Welcome to The Land of the Libraries! I’ve driven through several library deserts, either because the land was sparsely populated (say, Wyoming) or because its residents chose not to build them (as in much of the South). Sixty-nine Carnegie libraries were built in Nebraska, although only 18 still serve that purpose today. Iit seems as if every town, no matter how small, had one. Ainsworth, 1616 (all population numbers come from the 2020 census). Bassett, 538. Stuart, 590. Atkinson, 1306. Clearwater, 320. Neligh, 1536. Elgin, 717. Albion, 1699. Cedar Rapids, 382. Scotia, 301. Arcadia, 283. Callaway, 563. Gothenburg, 3478. Valentine, 2633. It is true that many of these towns were on the rise a century ago, but not dramatically so (for example, at its peak Elgin had 917 residents in 1930). At the time that their libraries were built, the two Carnegie towns (Albion and Arcadia) had a mere 1584 and 618 residents, respectively. Before the day is over, I’ll have taken pictures of libraries in 19 towns, none of them bigger than Grover Corner in Our Town or Gopher Prairie in Main Street


Chadron Carnegie Library
Chadron Carnegie Library

Albion’s library history didn’t interest me. It would have, if I had found something interesting about it. The town itself isn’t known for that much – the history on its Wikipedia page runs five short sentences, two of them describing how the town’s name was chosen through a wager in a game of euchre. Yet from small towns can come great names. Albion was the birthplace of Viola Florence Barnes, who became one of the most prominent female historians of the first half of the 20th century in the US while she was teaching at Mt. Holyoke College.


Albion Carnegie Library
Albion Carnegie Library

South of Albion the landscaped changes. What had been an unending plain turned into great rolling mounds, rising like a pod of dolphins out of the earth. Small towns came more frequently. The highway remained empty.
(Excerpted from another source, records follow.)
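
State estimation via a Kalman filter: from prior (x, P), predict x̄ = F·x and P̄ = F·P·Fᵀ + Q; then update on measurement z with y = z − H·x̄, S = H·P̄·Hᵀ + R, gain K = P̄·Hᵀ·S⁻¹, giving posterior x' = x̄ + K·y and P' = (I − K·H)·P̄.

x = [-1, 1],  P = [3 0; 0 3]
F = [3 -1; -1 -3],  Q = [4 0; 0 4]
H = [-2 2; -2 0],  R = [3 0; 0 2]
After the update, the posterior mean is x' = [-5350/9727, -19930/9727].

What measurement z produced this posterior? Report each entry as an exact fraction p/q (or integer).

z = [-3, 1]

x̄ = F·x = [-4, -2]
P̄ = F·P·Fᵀ + Q = [34 0; 0 34]
S = H·P̄·Hᵀ + R = [275 136; 136 138]
K = P̄·Hᵀ·S⁻¹ = [-68/9727 -4726/9727; 4692/9727 -4624/9727]
x' − x̄ = [33558/9727, -476/9727] = K·y
y = (KᵀK)⁻¹·Kᵀ·(x' − x̄) = [-7, -7]
z = y + H·x̄ = [-7, -7] + [4, 8] = [-3, 1]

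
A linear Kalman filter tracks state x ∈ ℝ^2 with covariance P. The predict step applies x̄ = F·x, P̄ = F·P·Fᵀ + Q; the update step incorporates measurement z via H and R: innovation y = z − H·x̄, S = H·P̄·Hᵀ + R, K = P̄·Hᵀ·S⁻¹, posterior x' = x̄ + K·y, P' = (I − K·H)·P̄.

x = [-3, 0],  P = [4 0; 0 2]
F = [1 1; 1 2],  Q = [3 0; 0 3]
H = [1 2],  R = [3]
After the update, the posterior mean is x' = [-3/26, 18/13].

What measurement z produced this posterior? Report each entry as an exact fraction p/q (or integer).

z = [3]

x̄ = F·x = [-3, -3]
P̄ = F·P·Fᵀ + Q = [9 8; 8 15]
S = H·P̄·Hᵀ + R = [104]
K = P̄·Hᵀ·S⁻¹ = [25/104; 19/52]
x' − x̄ = [75/26, 57/13] = K·y
y = (KᵀK)⁻¹·Kᵀ·(x' − x̄) = [12]
z = y + H·x̄ = [12] + [-9] = [3]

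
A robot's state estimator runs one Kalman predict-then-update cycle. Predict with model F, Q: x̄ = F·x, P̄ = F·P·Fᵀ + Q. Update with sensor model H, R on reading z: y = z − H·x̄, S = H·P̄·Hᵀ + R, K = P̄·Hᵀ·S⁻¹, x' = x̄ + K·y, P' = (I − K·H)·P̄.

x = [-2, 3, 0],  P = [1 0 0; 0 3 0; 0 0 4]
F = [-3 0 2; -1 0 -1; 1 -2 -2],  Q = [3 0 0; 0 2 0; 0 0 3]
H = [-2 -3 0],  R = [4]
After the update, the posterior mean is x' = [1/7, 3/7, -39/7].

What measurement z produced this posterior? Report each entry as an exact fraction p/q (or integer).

x̄ = F·x = [6, 2, -8]
P̄ = F·P·Fᵀ + Q = [28 -5 -19; -5 7 7; -19 7 32]
S = H·P̄·Hᵀ + R = [119]
K = P̄·Hᵀ·S⁻¹ = [-41/119; -11/119; 1/7]
x' − x̄ = [-41/7, -11/7, 17/7] = K·y
y = (KᵀK)⁻¹·Kᵀ·(x' − x̄) = [17]
z = y + H·x̄ = [17] + [-18] = [-1]

z = [-1]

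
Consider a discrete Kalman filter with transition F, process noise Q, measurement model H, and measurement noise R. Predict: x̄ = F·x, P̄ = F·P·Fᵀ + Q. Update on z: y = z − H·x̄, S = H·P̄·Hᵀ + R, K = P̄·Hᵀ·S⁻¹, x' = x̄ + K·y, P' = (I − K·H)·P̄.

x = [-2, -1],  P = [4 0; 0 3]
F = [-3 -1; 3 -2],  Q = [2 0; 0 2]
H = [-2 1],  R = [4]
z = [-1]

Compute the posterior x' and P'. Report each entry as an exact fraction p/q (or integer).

x̄ = F·x = [7, -4]
P̄ = F·P·Fᵀ + Q = [41 -30; -30 50]
y = z − H·x̄ = [17]
S = H·P̄·Hᵀ + R = [338]
K = P̄·Hᵀ·S⁻¹ = [-56/169; 55/169]
x' = x̄ + K·y = [231/169, 259/169]
P' = (I − K·H)·P̄ = [657/169 1090/169; 1090/169 2400/169]

x' = [231/169, 259/169]
P' = [657/169 1090/169; 1090/169 2400/169]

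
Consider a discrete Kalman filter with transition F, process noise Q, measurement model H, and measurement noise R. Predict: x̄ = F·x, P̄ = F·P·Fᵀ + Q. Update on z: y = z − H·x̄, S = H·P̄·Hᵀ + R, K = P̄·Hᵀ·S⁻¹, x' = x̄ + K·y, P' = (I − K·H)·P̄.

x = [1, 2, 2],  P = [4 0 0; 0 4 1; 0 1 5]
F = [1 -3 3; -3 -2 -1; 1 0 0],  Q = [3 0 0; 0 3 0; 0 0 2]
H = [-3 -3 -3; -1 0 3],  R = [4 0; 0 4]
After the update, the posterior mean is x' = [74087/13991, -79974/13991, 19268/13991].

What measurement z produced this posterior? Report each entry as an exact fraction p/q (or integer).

x̄ = F·x = [1, -9, 1]
P̄ = F·P·Fᵀ + Q = [70 -6 4; -6 64 -12; 4 -12 6]
S = H·P̄·Hᵀ + R = [1012 222; 222 104]
K = P̄·Hᵀ·S⁻¹ = [-2085/13991 -3352/13991; -1923/13991 69/13991; -621/13991 3209/13991]
x' − x̄ = [60096/13991, 45945/13991, 5277/13991] = K·y
y = (KᵀK)⁻¹·Kᵀ·(x' − x̄) = [-24, -3]
z = y + H·x̄ = [-24, -3] + [21, 2] = [-3, -1]

z = [-3, -1]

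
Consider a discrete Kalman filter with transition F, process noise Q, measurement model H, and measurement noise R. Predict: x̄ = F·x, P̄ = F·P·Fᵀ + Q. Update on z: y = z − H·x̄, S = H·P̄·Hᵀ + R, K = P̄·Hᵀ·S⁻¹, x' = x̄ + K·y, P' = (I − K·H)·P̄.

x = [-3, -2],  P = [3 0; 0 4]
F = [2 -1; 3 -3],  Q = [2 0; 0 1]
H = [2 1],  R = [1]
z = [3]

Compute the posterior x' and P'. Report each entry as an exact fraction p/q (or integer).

x' = [-104/257, 965/257]
P' = [270/257 -474/257; -474/257 1072/257]

x̄ = F·x = [-4, -3]
P̄ = F·P·Fᵀ + Q = [18 30; 30 64]
y = z − H·x̄ = [14]
S = H·P̄·Hᵀ + R = [257]
K = P̄·Hᵀ·S⁻¹ = [66/257; 124/257]
x' = x̄ + K·y = [-104/257, 965/257]
P' = (I − K·H)·P̄ = [270/257 -474/257; -474/257 1072/257]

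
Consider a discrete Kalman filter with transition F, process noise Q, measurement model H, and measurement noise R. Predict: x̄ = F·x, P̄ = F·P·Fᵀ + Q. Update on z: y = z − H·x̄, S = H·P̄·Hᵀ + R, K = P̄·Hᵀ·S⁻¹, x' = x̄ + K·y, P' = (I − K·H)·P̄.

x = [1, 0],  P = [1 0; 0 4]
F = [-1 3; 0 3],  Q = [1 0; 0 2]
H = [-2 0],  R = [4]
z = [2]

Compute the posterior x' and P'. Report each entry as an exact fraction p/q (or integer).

x̄ = F·x = [-1, 0]
P̄ = F·P·Fᵀ + Q = [38 36; 36 38]
y = z − H·x̄ = [0]
S = H·P̄·Hᵀ + R = [156]
K = P̄·Hᵀ·S⁻¹ = [-19/39; -6/13]
x' = x̄ + K·y = [-1, 0]
P' = (I − K·H)·P̄ = [38/39 12/13; 12/13 62/13]

x' = [-1, 0]
P' = [38/39 12/13; 12/13 62/13]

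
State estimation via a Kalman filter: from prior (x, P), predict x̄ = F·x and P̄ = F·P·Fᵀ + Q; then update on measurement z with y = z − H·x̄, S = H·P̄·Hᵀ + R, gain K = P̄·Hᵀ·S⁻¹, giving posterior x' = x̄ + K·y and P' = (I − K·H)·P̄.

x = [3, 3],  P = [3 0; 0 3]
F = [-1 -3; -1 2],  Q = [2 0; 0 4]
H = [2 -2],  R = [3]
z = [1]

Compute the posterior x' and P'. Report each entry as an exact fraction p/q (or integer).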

The Arcadia Ladies Up-to-Date Club were the instigators of that town’s Carnegie. Yes, Mrs. Jess Ward wrote Bertram to say “Our woman’s club is instigating a movement to establish a township library in our village.” Bertram’s response: have the mayor and the town council write to me. When the town clerk did write Bertram, he noted that the Up-to-Date Club had “by various means” raised enough money to buy a site for the library and to buy 400 or 500 books. When the clerk later writes Bertram asking what the town is to do, Bertram replies with his usual cheer “Your favor of April 7th received, asking what we wish you to do. What to do is very plainly indicated [in my previous letter].” The library opened in 1917 with Mrs. Percy Doe as its librarian.


Arcadia Carnegie Library
Arcadia Carnegie Library

The sun had set when I pulled into Gothenburg at 9 pm. Its library glowed in the twilight, resting after a quiet Sunday, ready for the readers sure to come the next day.